IN 2008, I came to live in Britain, a country I saw as a working meritocracy, the perfect blend of Anglo-Saxon open market and European welfare state, an outward-looking nation not ashamed to take the best of every culture.
I soon realised things were not perfect, but it still seemed to me, to quote a French philosopher loved by my Catalan grandfather, “the best of all possible worlds”.
With hard work and some British education, I managed to earn a living in the City. I always thanked the British taxpayer for financing my tuition, as well as my employers and colleagues, who found value in giving me opportunities and helping me.
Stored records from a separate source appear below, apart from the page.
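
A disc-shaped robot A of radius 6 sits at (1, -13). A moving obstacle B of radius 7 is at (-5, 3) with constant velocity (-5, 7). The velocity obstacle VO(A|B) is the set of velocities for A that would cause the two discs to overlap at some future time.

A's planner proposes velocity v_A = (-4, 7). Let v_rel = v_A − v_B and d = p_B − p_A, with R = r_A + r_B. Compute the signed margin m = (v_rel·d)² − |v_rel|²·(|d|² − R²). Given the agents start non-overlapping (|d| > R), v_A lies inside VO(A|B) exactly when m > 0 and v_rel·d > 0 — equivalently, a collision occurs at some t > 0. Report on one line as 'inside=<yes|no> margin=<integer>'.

d = (-6, 16),  |d|² = 292;  R = 6+7 = 13,  c = 292−13² = 123
v_rel = (1, 0),  |v_rel|² = 1;  v_rel·d = (1)·(-6) + (0)·(16) = -6
1·t² + 12·t + 123 = 0  ⇒  m = (-6)² − 1·123 = -87
m = -87 < 0,  v_rel·d = -6 < 0  ⇒  outside

inside=no margin=-87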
I felt so proud of my new identity that I decided to embrace it by becoming a British citizen.
As a gay man and a migrant, I was proud to see a British prime minister bring my rights in line with those of straight couples, and later enshrine in law his government’s pledge to spend 0.7% of GNI to international aid. Recently, I was proud to see various religions presiding over HM’s 90th birthday celebrations.
But lately the EU referendum campaign has made us face another side of Britain. A Britain that is too scared to welcome a refugee from a different race or religion. A Britain that wants to take its country back by severing ties with friends, and distrusts the advice of its allies. A country that no longer embraces its own pragmatism and diplomacy, and wants “my way or the highway”.
Over my time in Britain I have visited many of those places that the polls say are for Brexit. I have seen people who feel disconnected from their leaders, whether in London or Brussels. I have seen deprivation and lost opportunities, and a sense that the country has forgotten its people – I, like you, do not think that is right.
Now, fellow Briton, I am thankful for you have delivered for me the promise of meritocracy; equally I ask you to look in the mirror to see how this has made us both stronger.
Tomorrow you and I, your European friend, will decide our future, and we can either carry on complaining and distrusting, or we can hold onto this Union and carry on furthering prosperity.